Het betreft de volgende categorieën:

  • kantoorlocaties groter dan 33.333 m2 bruto vloeroppervlak bij een ontsluitingsweg;
  • kantoorlocaties groter dan 66.667 m2 bruto vloeroppervlak met twee ontsluitingswegen;
  • woningbouwlocaties met meer dan 500 woningen met een ontsluitingsweg;
  • woningbouwlocaties met meer dan 1000 woningen met twee ontsluitingswegen;
  • voor projecten die combinaties hiervan vormen geldt een speciale formule, zie bijlage van de 'Regeling niet in betekenende mate bijdragen';
  • projecten die gebruik maken van dezelfde ontsluitingsstructuur dienen bij elkaar te worden opgeteld.

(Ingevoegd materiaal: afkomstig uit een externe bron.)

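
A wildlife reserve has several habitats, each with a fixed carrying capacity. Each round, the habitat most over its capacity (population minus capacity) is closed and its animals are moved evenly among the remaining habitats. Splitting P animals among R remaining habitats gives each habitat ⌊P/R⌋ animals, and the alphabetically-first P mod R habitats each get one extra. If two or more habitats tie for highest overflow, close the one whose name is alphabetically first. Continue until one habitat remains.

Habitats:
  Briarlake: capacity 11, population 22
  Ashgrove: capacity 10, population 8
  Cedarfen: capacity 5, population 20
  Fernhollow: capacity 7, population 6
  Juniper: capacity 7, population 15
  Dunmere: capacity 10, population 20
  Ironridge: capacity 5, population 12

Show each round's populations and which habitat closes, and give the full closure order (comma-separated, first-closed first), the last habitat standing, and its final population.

Closure order: Cedarfen, Briarlake, Dunmere, Juniper, Ironridge, Ashgrove
Last habitat: Fernhollow with 103 animals

Round 1: Ashgrove=8 Briarlake=22 Cedarfen=20 Dunmere=20 Fernhollow=6 Ironridge=12 Juniper=15 → close Cedarfen (overflow 15)
  20÷6 = 3 each, +1 to first 2
Round 2: Ashgrove=12 Briarlake=26 Dunmere=23 Fernhollow=9 Ironridge=15 Juniper=18 → close Briarlake (overflow 15)
  26÷5 = 5 each, +1 to first 1
Round 3: Ashgrove=18 Dunmere=28 Fernhollow=14 Ironridge=20 Juniper=23 → close Dunmere (overflow 18)
  28÷4 = 7 each, +1 to first 0
Round 4: Ashgrove=25 Fernhollow=21 Ironridge=27 Juniper=30 → close Juniper (overflow 23)
  30÷3 = 10 each, +1 to first 0
Round 5: Ashgrove=35 Fernhollow=31 Ironridge=37 → close Ironridge (overflow 32)
  37÷2 = 18 each, +1 to first 1
Round 6: Ashgrove=54 Fernhollow=49 → close Ashgrove (overflow 44)
  54÷1 = 54 each, +1 to first 0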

Gelet op het bovenstaande en vanwege het feit dat het voorliggende plan geen ontwikkelingen worden toegestaan die in betekenende mate bijdragen aan de luchtkwaliteit in het plangebied, kan worden gesteld dat er aan de grenswaarden van de 'Wet luchtkwaliteit' wordt voldaan en dat er ten gevolge van de vaststelling van dit bestemmingsplan geen significant negatief effect op de luchtkwaliteit te verwachten is.